Damares Alves aciona Comissão de Ética contra Freixo por repasse da Embratur para escola de samba que homenageará Lula

Resumo

Damares Alves questiona repasse da Embratur a escola de samba que homenageará Lula

A senadora Damares Alves (Republicanos-DF) protocolou uma representação na Comissão de Ética Pública da Presidência da República contra o presidente da Embratur, Marcelo Freixo. A parlamentar contesta a destinação de recursos federais à Liga Independente das Escolas de Samba do Rio de Janeiro (Liesa), que engloba, entre outras agremiações, a Acadêmicos de Niterói. Esta escola levará para a avenida um enredo em homenagem ao presidente Luiz Inácio Lula da Silva.

Esta é a terceira ação da senadora sobre o tema. Anteriormente, Damares ajuizou uma ação popular na Justiça Federal do Distrito Federal, que foi rejeitada, e acionou o Ministério Público Eleitoral, argumentando que a homenagem configuraria propaganda eleitoral antecipada.

A representação atual foca em possíveis violações ao Código de Conduta da Alta Administração Federal e questiona a presença de Freixo em um ensaio da escola em 30 de janeiro de 2026. O evento preparava o desfile com o enredo “Do alto do mulungu surge a esperança: Lula, o Operário do Brasil”. Conforme informação divulgada pela senadora, a notícia sobre o repasse da Embratur e a atuação de Freixo foi base para a representação.

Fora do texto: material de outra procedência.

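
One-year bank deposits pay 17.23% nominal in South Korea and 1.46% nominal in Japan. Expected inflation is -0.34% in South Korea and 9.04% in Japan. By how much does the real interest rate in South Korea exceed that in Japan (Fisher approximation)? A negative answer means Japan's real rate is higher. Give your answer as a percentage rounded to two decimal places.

South Korea: 17.23% − (-0.34%) = 17.570%
Japan: 1.46% − 9.04% = -7.580%
Differential = 25.150% → 25.15%.

25.15%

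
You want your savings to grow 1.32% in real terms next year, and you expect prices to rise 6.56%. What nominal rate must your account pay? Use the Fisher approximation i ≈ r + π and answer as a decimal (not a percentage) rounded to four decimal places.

0.0788

i ≈ r + π = 1.32% + 6.56% = 0.0788.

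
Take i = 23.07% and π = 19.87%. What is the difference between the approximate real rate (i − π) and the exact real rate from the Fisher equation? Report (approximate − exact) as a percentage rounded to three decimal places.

Approximate: r ≈ 23.070% − 19.870% = 3.2000%
Exact: (1 + 0.2307)/(1 + 0.1987) − 1 = 2.6696%
Error = 3.2000% − 2.6696% = 0.5304% → 0.530%.

0.530%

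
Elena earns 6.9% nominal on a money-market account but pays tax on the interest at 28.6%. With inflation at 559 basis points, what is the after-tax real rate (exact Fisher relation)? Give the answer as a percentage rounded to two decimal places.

After-tax nominal return = 6.9% × (1 − 0.286) = 4.9266%.
1 + r = 1.049266 / 1.05590 = 0.993717
After-tax real rate = 0.993717 − 1 → -0.63%.

-0.63%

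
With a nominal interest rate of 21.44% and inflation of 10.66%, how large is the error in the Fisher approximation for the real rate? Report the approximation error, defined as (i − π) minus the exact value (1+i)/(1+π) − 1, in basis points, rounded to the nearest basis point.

Approximate: r ≈ 21.440% − 10.660% = 10.7800%
Exact: (1 + 0.2144)/(1 + 0.1066) − 1 = 9.7416%
Error = 10.7800% − 9.7416% = 1.0384% → 104 basis points.

104 basis points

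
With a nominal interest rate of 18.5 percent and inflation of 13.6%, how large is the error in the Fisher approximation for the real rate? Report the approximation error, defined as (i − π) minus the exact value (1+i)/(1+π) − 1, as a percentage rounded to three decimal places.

Approximate: r ≈ 18.500% − 13.600% = 4.9000%
Exact: (1 + 0.1850)/(1 + 0.1360) − 1 = 4.3134%
Error = 4.9000% − 4.3134% = 0.5866% → 0.587%.

0.587%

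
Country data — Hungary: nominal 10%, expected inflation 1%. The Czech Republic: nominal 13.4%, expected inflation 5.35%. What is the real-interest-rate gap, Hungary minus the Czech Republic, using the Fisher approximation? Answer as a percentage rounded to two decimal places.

0.95%

Hungary: 10% − 1% = 9.000%
The Czech Republic: 13.4% − 5.35% = 8.050%
Differential = 0.950% → 0.95%.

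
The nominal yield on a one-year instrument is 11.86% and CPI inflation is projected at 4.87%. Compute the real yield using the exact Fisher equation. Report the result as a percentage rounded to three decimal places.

1 + r = 1.11860 / 1.04870 = 1.066654
r = 1.066654 − 1 = 6.6654%, i.e. 6.665%.

6.665%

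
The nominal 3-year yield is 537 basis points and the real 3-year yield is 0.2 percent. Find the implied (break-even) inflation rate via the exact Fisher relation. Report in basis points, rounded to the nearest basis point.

(1 + π) = (1 + i)/(1 + r) = 1.05370 / 1.00200 = 1.051597
Break-even inflation = 1.051597 − 1 → 516 basis points.

516 basis points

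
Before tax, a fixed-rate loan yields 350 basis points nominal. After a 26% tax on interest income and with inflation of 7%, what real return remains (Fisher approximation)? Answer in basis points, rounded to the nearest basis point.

After-tax nominal return = 3.5% × (1 − 0.26) = 2.5900%.
r ≈ 2.5900% − 7% → -441 basis points.

-441 basis points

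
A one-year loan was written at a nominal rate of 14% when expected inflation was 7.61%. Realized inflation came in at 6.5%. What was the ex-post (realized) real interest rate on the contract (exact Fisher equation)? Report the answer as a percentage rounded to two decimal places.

Ex-post: (1 + 0.1400)/(1 + 0.0650) − 1 = 7.0423%
So the realized real rate is 7.04%.

7.04%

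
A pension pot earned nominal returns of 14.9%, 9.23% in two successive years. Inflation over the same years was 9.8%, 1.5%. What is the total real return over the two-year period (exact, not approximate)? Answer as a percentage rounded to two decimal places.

Compound the nominal returns: 1.1490 × 1.0923 = 1.255053.
Compound inflation: 1.0980 × 1.0150 = 1.114470.
Deflate: 1.255053 / 1.114470 = 1.126143.
Total real return = 1.126143 − 1 → 12.61%.

12.61%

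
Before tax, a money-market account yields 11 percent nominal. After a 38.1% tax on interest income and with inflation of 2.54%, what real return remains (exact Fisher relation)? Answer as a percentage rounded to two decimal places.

After-tax nominal return = 11% × (1 − 0.381) = 6.8090%.
1 + r = 1.06809 / 1.02540 = 1.041633
After-tax real rate = 1.041633 − 1 → 4.16%.

4.16%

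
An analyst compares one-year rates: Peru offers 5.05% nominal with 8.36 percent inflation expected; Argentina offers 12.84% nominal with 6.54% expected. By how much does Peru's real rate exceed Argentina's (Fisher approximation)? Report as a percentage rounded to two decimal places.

-9.61%

Peru: 5.05% − 8.36% = -3.310%
Argentina: 12.84% − 6.54% = 6.300%
Differential = -9.610% → -9.61%.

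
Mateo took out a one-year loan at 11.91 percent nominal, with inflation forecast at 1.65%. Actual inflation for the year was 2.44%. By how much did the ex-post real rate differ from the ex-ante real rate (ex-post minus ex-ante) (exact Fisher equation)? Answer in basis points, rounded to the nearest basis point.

Ex-ante: (1 + 0.1191)/(1 + 0.0165) − 1 = 10.0935%
Ex-post: (1 + 0.1191)/(1 + 0.0244) − 1 = 9.2444%
Difference (ex-post − ex-ante) = -0.8490% → -85 basis points.

-85 basis points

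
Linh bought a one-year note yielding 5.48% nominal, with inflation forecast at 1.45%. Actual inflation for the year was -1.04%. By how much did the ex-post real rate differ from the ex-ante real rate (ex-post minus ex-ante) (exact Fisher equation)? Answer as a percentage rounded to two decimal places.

Ex-ante: (1 + 0.0548)/(1 + 0.0145) − 1 = 3.9724%
Ex-post: (1 + 0.0548)/(1 − 0.0104) − 1 = 6.5885%
Difference (ex-post − ex-ante) = 2.6161% → 2.62%.

2.62%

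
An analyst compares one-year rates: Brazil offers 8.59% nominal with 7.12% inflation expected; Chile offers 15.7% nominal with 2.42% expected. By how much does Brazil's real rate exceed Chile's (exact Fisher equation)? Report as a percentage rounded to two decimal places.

Brazil: (1 + 0.0859)/(1 + 0.0712) − 1 = 1.3723%
Chile: (1 + 0.1570)/(1 + 0.0242) − 1 = 12.9662%
Differential = 1.3723% − 12.9662% = -11.5939% → -11.59%.

-11.59%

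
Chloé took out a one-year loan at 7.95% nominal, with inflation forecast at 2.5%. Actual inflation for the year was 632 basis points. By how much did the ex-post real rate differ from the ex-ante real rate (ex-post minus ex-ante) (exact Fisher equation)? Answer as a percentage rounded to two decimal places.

-3.78%

Ex-ante: (1 + 0.0795)/(1 + 0.0250) − 1 = 5.3171%
Ex-post: (1 + 0.0795)/(1 + 0.0632) − 1 = 1.5331%
Difference (ex-post − ex-ante) = -3.7840% → -3.78%.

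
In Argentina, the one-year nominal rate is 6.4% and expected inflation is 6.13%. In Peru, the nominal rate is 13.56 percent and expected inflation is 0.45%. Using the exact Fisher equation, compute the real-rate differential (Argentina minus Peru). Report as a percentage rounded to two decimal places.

-12.80%

Argentina: (1 + 0.0640)/(1 + 0.0613) − 1 = 0.2544%
Peru: (1 + 0.1356)/(1 + 0.0045) − 1 = 13.0513%
Differential = 0.2544% − 13.0513% = -12.7969% → -12.80%.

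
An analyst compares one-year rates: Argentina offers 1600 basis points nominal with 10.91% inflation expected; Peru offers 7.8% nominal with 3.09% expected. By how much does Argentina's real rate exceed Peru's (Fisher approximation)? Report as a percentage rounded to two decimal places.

0.38%

Argentina: 16% − 10.91% = 5.090%
Peru: 7.8% − 3.09% = 4.710%
Differential = 0.380% → 0.38%.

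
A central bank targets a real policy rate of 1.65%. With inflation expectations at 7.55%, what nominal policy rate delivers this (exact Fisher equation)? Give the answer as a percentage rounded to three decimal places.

(1 + i) = (1 + r)(1 + π) = 1.01650 × 1.07550 = 1.09324575
i = 1.09324575 − 1, so the required nominal rate is 9.325%.

9.325%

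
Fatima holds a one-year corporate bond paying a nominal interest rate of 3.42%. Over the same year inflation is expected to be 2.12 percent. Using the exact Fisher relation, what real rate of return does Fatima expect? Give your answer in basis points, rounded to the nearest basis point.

1 + r = 1.03420 / 1.02120 = 1.012730
r = 1.012730 − 1 = 1.2730%, i.e. 127 basis points.

127 basis points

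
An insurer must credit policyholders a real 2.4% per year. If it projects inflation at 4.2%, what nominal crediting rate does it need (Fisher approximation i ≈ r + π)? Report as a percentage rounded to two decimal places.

6.60%

i ≈ r + π = 2.4% + 4.2% = 6.60%.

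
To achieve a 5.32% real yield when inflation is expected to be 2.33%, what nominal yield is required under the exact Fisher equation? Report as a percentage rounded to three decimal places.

7.774%

(1 + i) = (1 + r)(1 + π) = 1.05320 × 1.02330 = 1.07773956
i = 1.07773956 − 1, so the required nominal rate is 7.774%.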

Presença de Freixo em ensaio é criticada

No documento enviado à comissão, Damares Alves afirma que “a presença e participação de Marcelo Freixo no ensaio da escola de samba, vestindo uma camisa que carrega a estampa do presidente da República, em verdadeira promoção pessoal, fere o princípio constitucional da impessoalidade”.

A senadora sustenta ainda que o dirigente da Embratur publicou registros do evento em suas redes sociais com mensagens políticas. Segundo ela, o regime jurídico do cargo de Freixo não permitiria “militância paralela” nem o uso do tempo de serviço para atividades alheias ao interesse público, especialmente em eventos de caráter festivo e político-eleitoral.

Transparência e recursos questionados

Outro ponto levantado pela senadora é a autorização de repasses federais às escolas de samba do Grupo Especial do Rio de Janeiro. Damares questiona também a ausência da ida de Freixo ao ensaio em sua agenda oficial e se houve transparência quanto ao custeio do deslocamento e da equipe que o acompanhou.

Freixo defende investimento no Carnaval

Em resposta divulgada nas redes sociais, Marcelo Freixo afirmou que o montante de R$ 12 milhões será distribuído igualmente entre todas as escolas do Grupo Especial do Rio. Segundo ele, o investimento no Carnaval é revertido em geração de trabalho, renda e estímulo ao turismo na cidade.

A Gazeta do Povo procurou a Embratur para obter um retorno sobre as alegações, mas não obteve resposta até a publicação da matéria.